La discussion fait d'abord apparaître un étonnement de la plupart des participants à la lecture de
la contribution de M-F. Tinel : dans les établissements, l'enseignement du fait religieux n'est pas un
enseignement spécifique, sauf initiative particulière relevant du Projet d'Établissement. Il fait partie des
programmes de l'Histoire-Géo, des Lettres et de la Philo. Il n'est enseignement spécifique qu'à l'IUFM
(peut-être pas partout), à destination des futurs enseignants.
Sur le fond, l'évocation du religieux correspond souvent à des mots vides de sens pour les élèves
actuels, privés de toute expérience de ce type. Dans l'Élémentaire, il s'agit moins d'un enseignement
structuré que de réponses ponctuelles à des questions (par exemple à l'occasion des fêtes de telle ou
telle religion).
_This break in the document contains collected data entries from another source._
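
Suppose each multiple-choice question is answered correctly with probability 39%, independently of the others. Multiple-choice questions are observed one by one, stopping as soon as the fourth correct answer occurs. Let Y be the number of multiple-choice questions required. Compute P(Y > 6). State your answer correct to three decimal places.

Needing more than 6 multiple-choice questions ⇔ fewer than 4 successes in the first 6. With X ~ Binomial(6, 0.39), P(Y > 6) = P(X ≤ 3).
  k=0: C(6,0)·0.39^0·0.61^6 = 0.05152
  k=1: C(6,1)·0.39^1·0.61^5 = 0.19764
  k=2: C(6,2)·0.39^2·0.61^4 = 0.31589
  k=3: C(6,3)·0.39^3·0.61^3 = 0.26929
P(X ≤ 3) = 0.83433

0.834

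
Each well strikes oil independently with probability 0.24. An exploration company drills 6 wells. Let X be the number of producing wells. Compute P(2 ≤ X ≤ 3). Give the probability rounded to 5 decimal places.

0.40962

X ~ Binomial(6, 0.24); P(2 ≤ X ≤ 3) = Σ C(6,k) p^k (1−p)^(6−k) over k:
  k=2: C(6,2)·0.24^2·0.76^4 = 0.2882492
  k=3: C(6,3)·0.24^3·0.76^3 = 0.1213681
Total = 0.4096173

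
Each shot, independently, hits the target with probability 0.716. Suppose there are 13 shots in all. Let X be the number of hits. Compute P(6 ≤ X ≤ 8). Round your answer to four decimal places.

X ~ Binomial(13, 0.716); P(6 ≤ X ≤ 8) = Σ C(13,k) p^k (1−p)^(13−k) over k:
  k=6: C(13,6)·0.716^6·0.284^7 = 0.034453
  k=7: C(13,7)·0.716^7·0.284^6 = 0.086860
  k=8: C(13,8)·0.716^8·0.284^5 = 0.164238
Total = 0.285551

0.2856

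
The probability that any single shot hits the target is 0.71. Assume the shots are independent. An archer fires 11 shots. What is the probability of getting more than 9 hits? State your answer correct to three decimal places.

0.127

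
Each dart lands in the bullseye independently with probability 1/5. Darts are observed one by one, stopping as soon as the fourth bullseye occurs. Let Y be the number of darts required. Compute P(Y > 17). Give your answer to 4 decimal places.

0.5489

Needing more than 17 darts ⇔ fewer than 4 successes in the first 17. With X ~ Binomial(17, 0.20), P(Y > 17) = P(X ≤ 3).
  k=0: C(17,0)·0.20^0·0.80^17 = 0.022518
  k=1: C(17,1)·0.20^1·0.80^16 = 0.095701
  k=2: C(17,2)·0.20^2·0.80^15 = 0.191403
  k=3: C(17,3)·0.20^3·0.80^14 = 0.239254
P(X ≤ 3) = 0.548876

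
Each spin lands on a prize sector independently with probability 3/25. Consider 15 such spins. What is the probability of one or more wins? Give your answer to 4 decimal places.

0.8530

P(at least one) = 1 − P(none) = 1 − (1 − 0.12)^15
= 1 − 0.146974 = 0.853026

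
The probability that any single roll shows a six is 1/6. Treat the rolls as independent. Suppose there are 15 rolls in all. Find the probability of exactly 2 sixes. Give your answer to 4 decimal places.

X ~ Binomial(n=15, p=0.166667).
P(X=2) = C(15,2) · p^2 · (1−p)^13
= 105 · 0.027778 · 0.093464 = 0.272603

0.2726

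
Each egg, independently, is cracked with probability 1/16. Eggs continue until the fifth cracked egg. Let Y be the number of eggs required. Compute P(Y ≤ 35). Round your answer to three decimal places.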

Il semble que l'abord du fait religieux soit souvent plus facile avec les élèves musulmans,
plus sensibles aux valeurs spirituelles.
Un large consensus semble se dessiner dans le groupe sur le fait que "l'Éducation Nationale ne
sait plus donner un sens à l'enseignement". Les enseignants de Lettres présents en particulier
dénoncent une "dérive techniciste" qui se préoccupe davantage de faire des élèves des spécialistes
pointus des techniques littéraires que de leur donner accès au sens des textes qu'ils étudient – religieux
ou pas.
Autres obstacles à cet "enseignement du fait religieux" : d'abord le manque flagrant de
connaissance des religions de la part de beaucoup de jeunes enseignants, mais aussi des restes
d'anticléricalisme, quelquefois le résultat d'une éducation dans une institution religieuse qui a laissé de
mauvais souvenirs.
Plus largement, des catéchistes ont le sentiment de parler à des enfants qui vivent dans un
"désert spirituel", y compris en famille. Tout ce qui touche à la religion et à la spiritualité a disparu de leur
horizon. S'ajoute à cela le fait que beaucoup d'élèves ne font pas de lien entre l'enseignement qu'ils
reçoivent et leur expérience concrète – et ne s'en soucient pas – même s'il existe une minorité qui entre
dans cette démarche. On signale les difficultés de certains collègues de Biologie avec des élèves
influencés par les intégristes de tout poil qui, par exemple, nient l'évolution.